一上来,先进行资格赛,五十辆车一起参赛,决出排名。之后则是正式比赛,来自全国的二十六名角色展开角逐。你会说,“真不敢相信,我输给了这家伙!”也会因此结交到新朋友。此后,你可以跟这些朋友自行举办比赛,“嘿,你最好参加下个月的关都地区赛!”(笑)
宫本茂:这么做会让实际游戏体验更为紧凑。尽管外在形态仍是一款游戏,但其实早就不再是“游戏”,而是玩计算机的一种全新方式。

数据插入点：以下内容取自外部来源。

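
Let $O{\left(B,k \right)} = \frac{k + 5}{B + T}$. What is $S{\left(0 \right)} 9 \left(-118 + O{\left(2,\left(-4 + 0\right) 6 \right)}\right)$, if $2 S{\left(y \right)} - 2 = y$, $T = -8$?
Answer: $- \frac{2067}{2} \approx -1033.5$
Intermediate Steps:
$O{\left(B,k \right)} = \frac{5 + k}{-8 + B}$ ($O{\left(B,k \right)} = \frac{k + 5}{B - 8} = \frac{5 + k}{-8 + B}$)
$S{\left(y \right)} = 1 + \frac{y}{2}$
$S{\left(0 \right)} 9 \left(-118 + O{\left(2,\left(-4 + 0\right) 6 \right)}\right) = \left(1 + \frac{1}{2} \cdot 0\right) 9 \left(-118 + \frac{5 + \left(-4 + 0\right) 6}{-8 + 2}\right) = \left(1 + 0\right) 9 \left(-118 + \frac{5 - 24}{-6}\right) = 1 \cdot 9 \left(-118 - \frac{5 - 24}{6}\right) = 9 \left(-118 - - \frac{19}{6}\right) = 9 \left(-118 + \frac{19}{6}\right) = 9 \left(- \frac{689}{6}\right) = - \frac{2067}{2}$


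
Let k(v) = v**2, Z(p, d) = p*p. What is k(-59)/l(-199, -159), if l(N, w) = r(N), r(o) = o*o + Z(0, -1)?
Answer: 3481/39601 ≈ 0.087902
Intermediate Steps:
Z(p, d) = p**2
r(o) = o**2 (r(o) = o*o + 0**2 = o**2 + 0 = o**2)
l(N, w) = N**2
k(-59)/l(-199, -159) = (-59)**2/((-199)**2) = 3481/39601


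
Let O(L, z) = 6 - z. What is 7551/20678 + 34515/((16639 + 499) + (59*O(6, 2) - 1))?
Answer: 281628231/119746298 ≈ 2.3519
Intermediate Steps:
7551/20678 + 34515/((16639 + 499) + (59*O(6, 2) - 1)) = 7551/20678 + 34515/((16639 + 499) + (59*(6 - 1*2) - 1)) = 7551*(1/20678) + 34515/(17138 + (59*(6 - 2) - 1)) = 7551/20678 + 34515/(17138 + (59*4 - 1)) = 7551/20678 + 34515/(17138 + (236 - 1)) = 7551/20678 + 34515/(17138 + 235) = 7551/20678 + 34515/17373 = 7551/20678 + 34515*(1/17373) = 7551/20678 + 11505/5791 = 281628231/119746298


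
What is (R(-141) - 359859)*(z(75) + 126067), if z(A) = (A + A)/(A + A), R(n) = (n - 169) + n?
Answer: -45423561080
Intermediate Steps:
R(n) = -169 + 2*n (R(n) = (-169 + n) + n = -169 + 2*n)
z(A) = 1 (z(A) = (2*A)/((2*A)) = (2*A)*(1/(2*A)) = 1)
(R(-141) - 359859)*(z(75) + 126067) = ((-169 + 2*(-141)) - 359859)*(1 + 126067) = ((-169 - 282) - 359859)*126068 = (-451 - 359859)*126068 = -360310*126068 = -45423561080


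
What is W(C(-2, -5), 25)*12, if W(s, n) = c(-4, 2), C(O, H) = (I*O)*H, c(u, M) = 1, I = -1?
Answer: 12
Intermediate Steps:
C(O, H) = -H*O (C(O, H) = (-O)*H = -H*O)
W(s, n) = 1
W(C(-2, -5), 25)*12 = 1*12 = 12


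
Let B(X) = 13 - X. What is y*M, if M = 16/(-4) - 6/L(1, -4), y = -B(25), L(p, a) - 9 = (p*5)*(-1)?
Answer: -66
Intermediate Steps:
L(p, a) = 9 - 5*p (L(p, a) = 9 + (p*5)*(-1) = 9 + (5*p)*(-1) = 9 - 5*p)
y = 12 (y = -(13 - 1*25) = -(13 - 25) = -1*(-12) = 12)
M = -11/2 (M = 16/(-4) - 6/(9 - 5*1) = 16*(-¼) - 6/(9 - 5) = -4 - 6/4 = -4 - 6*¼ = -4 - 3/2 = -11/2 ≈ -5.5000)
y*M = 12*(-11/2) = -66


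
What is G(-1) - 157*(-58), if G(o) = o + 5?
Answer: 9110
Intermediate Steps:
G(o) = 5 + o
G(-1) - 157*(-58) = (5 - 1) - 157*(-58) = 4 + 9106 = 9110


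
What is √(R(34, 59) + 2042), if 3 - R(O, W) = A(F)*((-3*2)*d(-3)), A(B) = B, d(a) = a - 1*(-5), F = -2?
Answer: √2021 ≈ 44.956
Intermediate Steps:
d(a) = 5 + a (d(a) = a + 5 = 5 + a)
R(O, W) = -21 (R(O, W) = 3 - (-2)*(-3*2)*(5 - 3) = 3 - (-2)*(-6*2) = 3 - (-2)*(-12) = 3 - 1*24 = 3 - 24 = -21)
√(R(34, 59) + 2042) = √(-21 + 2042) = √2021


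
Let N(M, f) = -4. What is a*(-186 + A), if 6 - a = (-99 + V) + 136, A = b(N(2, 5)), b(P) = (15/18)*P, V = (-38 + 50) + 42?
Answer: 48280/3 ≈ 16093.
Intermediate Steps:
V = 54 (V = 12 + 42 = 54)
b(P) = 5*P/6 (b(P) = (15*(1/18))*P = 5*P/6)
A = -10/3 (A = (⅚)*(-4) = -10/3 ≈ -3.3333)
a = -85 (a = 6 - ((-99 + 54) + 136) = 6 - (-45 + 136) = 6 - 1*91 = 6 - 91 = -85)
a*(-186 + A) = -85*(-186 - 10/3) = -85*(-568/3) = 48280/3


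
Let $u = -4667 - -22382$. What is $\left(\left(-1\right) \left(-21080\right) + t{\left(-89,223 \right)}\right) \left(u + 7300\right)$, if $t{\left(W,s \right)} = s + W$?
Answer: $530668210$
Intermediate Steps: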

宫本茂:全国有一千家街机厅,对吧?“北海道星尘街机厅里的那个家伙是谁?我想看看那家伙长什么样!”肯定很有趣。(笑)
糸井重里:《不死之王》里就有这么一个家伙,对吧?来自北海道。
宫本茂:是的。我认为不再称其为游戏,而是开始将其视为娱乐之后,情况会更有趣一些。另一方面,你也可以说一部伟大的电影和一本伟大的书是一款“游戏”。但它们更为被动,而计算机则有很强的互动性。因此,从更广的娱乐行业角度看来,存在特殊的互动娱乐类型,而电子游戏只是其中的一部分。
宫本茂:色情片发展到极致之后,就会进入怪诞的领域。我认为游戏中的“隐藏秘密”几乎抵达了相同的怪诞水准,已经无法再以常识来理解。人们由此感到无聊,随之开始寻找更强的刺激。我们终究会撞上一堵墙。如果你到了不得不走向“怪诞”的境地,最好开始思考还有哪些方式可以拓展这种媒介。
宫本茂:只要人们愿意玩游戏,我们继续创作游戏,总会冒出些新东西。如果没有任何好游戏出现,我也认为不必刻意去找。只要有一台计算机和一台电视,你总可以等到有好东西出现时再回去玩。因此我不会说,请永远玩我们的游戏……不过我猜这话听起来有点傲慢,对不对?(笑)无论如何,这就是我的看法。
——不管怎么说,每天还是有一百万台红白机会开机啊。